I've had good luck using aqua faba as a substitute for eggs in some baked items Ive made. You might give that a try also.
Good luck,
Peachcreek


----------



## wfpb (Oct 24, 2017)

I'll keep this thread up-to-date with my research and experimentations for the sake of completeness of information, and in case anyone else is interested in the subject of plant based cooking and baking in particular.

So far ground flax seeds and water have worked very well in my recipe, giving the cookie a better colour, structure and also shelf life.

Next up is a variation on the same theme: a "gel" very similat to egg whites made by cooking the flax seeds in water and then straining the result. I'm curious to see if the extra browning of the surface in the last batch was due to the actual ground seeds in the dough or rather to the effect of the gel that forms after soaking them in water.

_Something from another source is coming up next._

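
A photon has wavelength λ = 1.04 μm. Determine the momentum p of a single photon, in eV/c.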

I've also ordered some lecithin, which is found in egg yolks. It should improve the life span of the plant-based cookies even further. More on that later on.


----------



## chefpeon (Jun 14, 2006)

“I've also ordered some lecithin, which is found in egg yolks. It should improve the life span of the plant-based cookies even further. More on that later on.“

Make sure the lecithin you buy is soy lecithin. Other types probably aren’t vegan.


----------



## wfpb (Oct 24, 2017)

chefpeon said:


> Make sure the lecithin you buy is soy lecithin. Other types probably aren't vegan.


Yes, I did order soy lecithin, although I want to try sunflower lecithin as well. Some people are still funny about soy products, doesn't matter how many times you state "gmo free and orfanic"...


----------